Genauso wichtig ist allerdings die Arbeit am Material der Fahrzeuge. Um die neuen Entwicklungen zu testen, geht es sowohl in den Windkanal als auch mit Rollen unter den Bobs und Schlitten auf Rodelbahnen. Neben den gemeinsamen Lehrgängen trainieren die Sportler individuell mit ihren Heimtrainern. Denn vor allem bei den Bobfahrern sind je nach Position im Bob ganz unterschiedliche Fähigkeiten gefordert. Die Anschieber müssen zum Beispiel vor allem ihre Schnellkraft trainieren. Deswegen trainieren sie oft wie Sprinter. Der Pilot muss dagegen die Technik und Koordination trainieren.
Alpine Skifahrer und Skicrosser DieseWintersportler haben es im Sommer wohl am schwersten. Für sie ist Training auf Schnee unerlässlich. Die Alpinen trainieren die Anfahrtspositionen zwar auch imWindkanal, die Technik können sie aber nur auf Schneepisten richtig einstudieren. Teilweise würden dafür Einheiten in den Skihallen in Neuss oder Oberhof stattfinden, sagt Eder. Diese würden meist mit Konditions-Blocks gekoppelt.

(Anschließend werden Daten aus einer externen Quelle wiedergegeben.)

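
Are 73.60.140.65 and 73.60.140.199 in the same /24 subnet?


Mask: 255.255.255.0
73.60.140.65 AND mask = 73.60.140.0
73.60.140.199 AND mask = 73.60.140.0
Yes, same subnet (73.60.140.0)


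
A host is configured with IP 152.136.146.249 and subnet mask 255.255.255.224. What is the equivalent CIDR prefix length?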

Hauptsächlich würden die Skifahrer aber dem Schnee hinterher reisen. Das sei vor allem in den technischen Disziplinen unerlässlich. Direkt nach der Saison finden noch einige Trainigscamps statt, weil dann die Schneebedingungen noch gut sind. Im Frühjahr arbeiten die Sportler dann an den Grundlagen und der Koordination.Wo immer es möglich sei, werde das Wackelbrett in die Übungen einbezogen, um die Koordination so gut wie möglich zu schulen, sagt Eder. Im Juni und Juli versuchen die Alpinen auf Gletschern zu trainieren. Das werde aber zunehmend schwerer, wegen der klimatischen Veränderungen. Im August und September geht es dann Richtung Argentinien, Chile oder Neuseeland, wo die Wetterbedingungen zu dieser Zeit Training auf Schnee erlauben. Kurz vor Saisonbeginn geht es dann Ende September zurück nach Europa, wo vor allem in Österreich auf den Gletschern mit guter Schneeunterlage trainiert werden kann.
Eisschnell- und Eiskunstlauf In Deutschland, Österreich und den Niederlanden gibt es zahlreiche Eishallen, die den Leistungsportlern auch im Sommer Eiszeiten ermöglichen. Dort können sie ihre Lauftechnik und neue Figuren unter normalen Winterbedingungen trainieren. In den Phasen, in denen keine Eishallen zur Verfügung stehen, trainieren die Athleten Ausdauer und Kraft. Die Eiskunstläufer nutzen den Sommer zum Feilen an ihren neuen Choreographien und speziellen Sprüngen. Dazu braucht es auch Einheiten auf dem Trockenen. Hebefiguren werden zum Beispiel zunächst auf festem Boden einstudiert und erst dann auf dem Eis.